Evergrande Group is an investment holding company that primarily engages in property development business in China. They are China’s second largest property company and the world’s most indebted property developer. They have liabilities of approximately over $310 billion that are set to maturity over the next 6-12 months. This implies weak recovery prospects for creditors of Evergrande if they were to default.

How did it happen?

In the past, Evergrande has never reported a loss in profits and presents strong financials with consistent positive working capital in every accounting period in the company’s history.

Investors became worried about Evergrande around Q4 of 2020 when a leaked letter from the company showed that they had requested the Chinese government for support to approve a now-dropped backdoor listing plan. The company claims that the letter was a forgery.

The leaked letter consists of information regarding the company’s liabilities involving more than 128 banks and over 121 non-banking institutions. They also recently admitted that they are under “tremendous pressure” and may not be able to meet their debt obligations.

Since then, they have been downgraded by two credit rating agencies and their Hong Kong listed shares have collapsed by more than 80% this year.

In addition, Evergrande was the subject of a short seller report back in 2012. Andrew Left’s Citron Research at the centre of which lay the claim that accounting misstatements allowed Evergrande to “mask its insolvent balance sheet”. They identified 7 “red flags” that, at the time, included slowing cash collection, exploding debt and interest costs, declining presales, poor asset allocation, heavy discounting, and protests at the company’s Danyang project and press reporting of corporate restructurings and vendor payments.

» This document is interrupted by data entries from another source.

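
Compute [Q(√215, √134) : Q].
[Q(√215, √134) : Q] = 4

[Q(√215):Q] = 2 (min poly x^2 - 215, irreducible since 215 is squarefree > 1). For the top step, suppose √134 ∈ Q(√215), say √134 = c + d√215 with c, d ∈ Q. Squaring: 134 = c^2 + 215d^2 + 2cd√215. Since √215 ∉ Q this forces 2cd = 0. If d = 0 then √134 = c ∈ Q, contradicting 134 squarefree > 1. If c = 0 then 134 = 215d^2, so 215·134 = (215d)^2 is a perfect square in Q — but 215·134 = 28810 is not a perfect square (since 215 and 134 are distinct squarefree integers). Contradiction. Hence √134 ∉ Q(√215), so x^2 - 134 stays irreducible over Q(√215) and [Q(√215, √134) : Q(√215)] = 2. By the tower law, [Q(√215, √134) : Q] = 2 · 2 = 4.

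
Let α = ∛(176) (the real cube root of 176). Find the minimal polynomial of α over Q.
m_α(x) = x^3 - 176

α satisfies α^3 = 176, so x^3 - 176 annihilates α. By the rational root test, a rational root p/q (in lowest terms) of x^3 - 176 would satisfy p^3 = 176 q^3, forcing q = 1 and p^3 = 176; but 176 is not a perfect cube, contradiction. A monic cubic over Q with no rational root is irreducible (any nontrivial factorization would include a linear factor). Hence x^3 - 176 is the minimal polynomial of α, and in particular [Q(α):Q] = 3.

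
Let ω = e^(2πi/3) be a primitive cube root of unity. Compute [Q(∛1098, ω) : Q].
[Q(∛1098, ω) : Q] = 6

[Q(∛1098):Q] = 3 (min poly x^3 - 1098, irreducible since 1098 is not a perfect cube). [Q(ω):Q] = 2 (min poly x^2 + x + 1). Since Q(∛1098) ⊂ R and ω ∉ R, we have ω ∉ Q(∛1098), so x^2 + x + 1 remains irreducible over Q(∛1098) and [Q(∛1098, ω) : Q(∛1098)] = 2. By the tower law, [Q(∛1098, ω) : Q] = 3 · 2 = 6. (In fact Q(∛1098, ω) is the splitting field of x^3 - 1098 over Q.)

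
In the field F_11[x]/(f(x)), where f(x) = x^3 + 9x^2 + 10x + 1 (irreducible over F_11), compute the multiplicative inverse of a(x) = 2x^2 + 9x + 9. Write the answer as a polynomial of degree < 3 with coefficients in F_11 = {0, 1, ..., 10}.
a(x)^(-1) ≡ 6x^2 + 10x (mod f(x))

Since f is irreducible over F_11, F_11[x]/(f) is a field and a(x) ≠ 0 has an inverse. Apply the extended Euclidean algorithm to f(x) and a(x) in F_11[x]: f(x) = (6x + 5)·a(x) + (10x);  a(x) = (9x + 2)·(10x) + (9). The last nonzero remainder is the constant 9 = gcd(f, a) in F_11. Back-substituting through the division chain expresses 9 = s(x)·a(x) + t(x)·f(x) with s(x) ≡ 10x^2 + 2x (mod f), so (10x^2 + 2x)·a(x) ≡ 9 (mod f). Multiplying by 9^(-1) ≡ 5 in F_11 gives a(x)^(-1) ≡ 5·(10x^2 + 2x) ≡ 6x^2 + 10x (mod f). Check: (2x^2 + 9x + 9)·(6x^2 + 10x) = x^4 + 8x^3 + x^2 + 2x ≡ 1 (mod x^3 + 9x^2 + 10x + 1).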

At the time Hong Kong’s Securities and Futures Commission alleged that Left’s report contained “false and misleading” information on Evergrande. Hong Kong’s Market Misconduct Tribunal concluded that Left was Guilty.

Fast forward to 2021 and many of the concerns raised in Citron’s report – excessive indebtedness, access to capital markets, off balance sheet debt, poor corporate governance, poor capital allocation and liquidity issues are all at the heart of the Evergrande crisis.